Shape-shifting HIV has many tricks for evading the immune system, which makes developing a vaccine particularly challenging. But researchers are beginning to gain ground: independent teams have solved the structure of two key proteins, providing crucial information about the AIDS-causing virus.

Although the virus stimulates the immune system to produce many antibodies, it has a highly variable protective membrane that allows it to evade the attack and survive in the body long term. This causes a major problem for developing an HIV vaccine.

And this is why candidate vaccines designed to stimulate the production of antibodies against HIV have failed. Today, the vaccines furthest along in clinical trials all work by inducing a cellular immune response instead, which is useful but only effective once the virus has already infected cells.

A broadly neutralizing antibody response is the holy grail of HIV vaccine development. James Bradac , NIAID

However, some patients who have lived with the virus for a long time produce 'broadly neutralizing' antibodies, also called superantibodies, which seem to be effective against many strains of HIV.

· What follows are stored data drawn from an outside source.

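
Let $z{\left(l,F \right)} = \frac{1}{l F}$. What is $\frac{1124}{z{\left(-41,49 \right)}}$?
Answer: $-2258116$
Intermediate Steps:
$z{\left(l,F \right)} = \frac{1}{F l}$
$\frac{1124}{z{\left(-41,49 \right)}} = \frac{1124}{\frac{1}{49} \frac{1}{-41}} = \frac{1124}{\frac{1}{49} \left(- \frac{1}{41}\right)} = \frac{1124}{- \frac{1}{2009}} = 1124 \left(-2009\right) = -2258116$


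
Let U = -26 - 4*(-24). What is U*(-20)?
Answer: -1400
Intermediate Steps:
U = 70 (U = -26 + 96 = 70)
U*(-20) = 70*(-20) = -1400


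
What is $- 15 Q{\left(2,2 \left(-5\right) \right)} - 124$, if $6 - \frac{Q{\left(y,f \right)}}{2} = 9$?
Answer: $-34$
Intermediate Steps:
$Q{\left(y,f \right)} = -6$ ($Q{\left(y,f \right)} = 12 - 18 = -6$)
$- 15 Q{\left(2,2 \left(-5\right) \right)} - 124 = \left(-15\right) \left(-6\right) - 124 = 90 - 124 = -34$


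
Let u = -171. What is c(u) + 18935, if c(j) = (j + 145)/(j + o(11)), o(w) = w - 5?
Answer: 3124301/165 ≈ 18935.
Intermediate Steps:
o(w) = -5 + w
c(j) = (145 + j)/(6 + j) (c(j) = (j + 145)/(j + (-5 + 11)) = (145 + j)/(j + 6) = (145 + j)/(6 + j))
c(u) + 18935 = (145 - 171)/(6 - 171) + 18935 = -26/(-165) + 18935 = -1/165*(-26) + 18935 = 26/165 + 18935 = 3124301/165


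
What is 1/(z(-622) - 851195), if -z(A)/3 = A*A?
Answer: -1/2011847 ≈ -4.9706e-7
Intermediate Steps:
z(A) = -3*A² (z(A) = -3*A*A = -3*A²)
1/(z(-622) - 851195) = 1/(-3*(-622)² - 851195) = 1/(-3*386884 - 851195) = 1/(-1160652 - 851195) = 1/(-2011847) = -1/2011847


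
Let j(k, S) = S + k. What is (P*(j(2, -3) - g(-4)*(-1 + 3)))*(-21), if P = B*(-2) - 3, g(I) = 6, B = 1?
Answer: -1365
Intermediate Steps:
P = -5 (P = 1*(-2) - 3 = -2 - 3 = -5)
(P*(j(2, -3) - g(-4)*(-1 + 3)))*(-21) = -5*((-3 + 2) - 6*(-1 + 3))*(-21) = -5*(-1 - 6*2)*(-21) = -5*(-1 - 1*12)*(-21) = -5*(-1 - 12)*(-21) = -5*(-13)*(-21) = 65*(-21) = -1365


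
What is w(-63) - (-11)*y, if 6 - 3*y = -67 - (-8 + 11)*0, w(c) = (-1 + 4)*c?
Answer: 236/3 ≈ 78.667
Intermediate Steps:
w(c) = 3*c
y = 73/3 (y = 2 - (-67 - (-8 + 11)*0)/3 = 2 - (-67 - 3*0)/3 = 2 - (-67 - 1*0)/3 = 2 - (-67 + 0)/3 = 2 - ⅓*(-67) = 2 + 67/3 = 73/3 ≈ 24.333)
w(-63) - (-11)*y = 3*(-63) - (-11)*73/3 = -189 - 1*(-803/3) = -189 + 803/3 = 236/3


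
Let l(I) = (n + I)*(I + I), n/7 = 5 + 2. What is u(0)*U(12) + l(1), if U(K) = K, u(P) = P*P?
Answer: 100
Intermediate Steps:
n = 49 (n = 7*(5 + 2) = 7*7 = 49)
u(P) = P**2
l(I) = 2*I*(49 + I) (l(I) = (49 + I)*(I + I) = (49 + I)*(2*I) = 2*I*(49 + I))
u(0)*U(12) + l(1) = 0**2*12 + 2*1*(49 + 1) = 0*12 + 2*1*50 = 0 + 100 = 100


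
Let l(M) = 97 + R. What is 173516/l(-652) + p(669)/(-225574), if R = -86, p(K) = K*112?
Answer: 19569936988/1240657 ≈ 15774.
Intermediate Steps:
p(K) = 112*K
l(M) = 11 (l(M) = 97 - 86 = 11)
173516/l(-652) + p(669)/(-225574) = 173516/11 + (112*669)/(-225574) = 173516*(1/11) + 74928*(-1/225574) = 173516/11 - 37464/112787 = 19569936988/1240657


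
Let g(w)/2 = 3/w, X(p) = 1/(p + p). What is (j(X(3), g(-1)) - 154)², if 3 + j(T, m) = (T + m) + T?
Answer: 238144/9 ≈ 26460.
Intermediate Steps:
X(p) = 1/(2*p)
g(w) = 6/w (g(w) = 2*(3/w) = 6/w)
j(T, m) = -3 + m + 2*T (j(T, m) = -3 + ((T + m) + T) = -3 + (m + 2*T) = -3 + m + 2*T)
(j(X(3), g(-1)) - 154)² = ((-3 + 6/(-1) + 2*((½)/3)) - 154)² = ((-3 + 6*(-1) + 2*((½)*(⅓))) - 154)² = ((-3 - 6 + 2*(⅙)) - 154)² = ((-3 - 6 + ⅓) - 154)² = (-26/3 - 154)² = (-488/3)² = 238144/9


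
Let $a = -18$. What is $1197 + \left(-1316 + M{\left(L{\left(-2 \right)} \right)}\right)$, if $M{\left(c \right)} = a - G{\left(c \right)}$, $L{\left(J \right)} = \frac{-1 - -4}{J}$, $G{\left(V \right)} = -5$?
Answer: $-132$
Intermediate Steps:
$L{\left(J \right)} = \frac{3}{J}$ ($L{\left(J \right)} = \frac{-1 + 4}{J} = \frac{3}{J}$)
$M{\left(c \right)} = -13$ ($M{\left(c \right)} = -18 - -5 = -18 + 5 = -13$)
$1197 + \left(-1316 + M{\left(L{\left(-2 \right)} \right)}\right) = 1197 - 1329 = -132$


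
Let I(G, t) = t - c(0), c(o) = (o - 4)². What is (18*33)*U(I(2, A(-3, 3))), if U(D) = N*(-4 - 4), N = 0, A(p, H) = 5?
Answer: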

"Coming up with a vaccine that induces a broadly neutralizing antibody response is the holy grail of HIV vaccine development," says James Bradac, a virologist and chief of preclinical research and development in the division of AIDS at the National Institute of Allergy and Infectious Diseases in Bethesda, Maryland.

Broad effect

Dennis Burton and Ian Wilson, immunologists at The Scripps Research Institute in La Jolla, California, have looked at 4E10, the most broadly acting HIV antibody known so far. They have worked out the structure that it has when it is bound to gp41, the protein (or antigen) that it recognizes on the virus's surface, and they have published their results in Immunity1.

The pair hope to use the information to design a vaccine that will stimulate the production of antibodies like 4E10. "We can make a mimic of the antigen that will elicit the same type of antibodies we initially studied," says Wilson. He and Burton call the approach retrovaccinology.

Protein unbound

The structure of the second protein is published in this week's Nature2 by researchers led by the structural biologist Stephen Harrison of Harvard Medical School, Boston. They reveal the crystal structure of the virus surface protein gp120 from the simian immunodeficiency virus, which is closely related to HIV.

The researchers studied the structure of the protein as it is before it binds to a helper T cell, a type of immune cell that HIV infects. The bound structure was solved several years ago, so the new information helps to show how the molecule changes shape when it recognizes and binds to the cell.

"Each one of these studies gives us a better understanding of how HIV infects a cell and hence how we might stop that happening," says Bradac.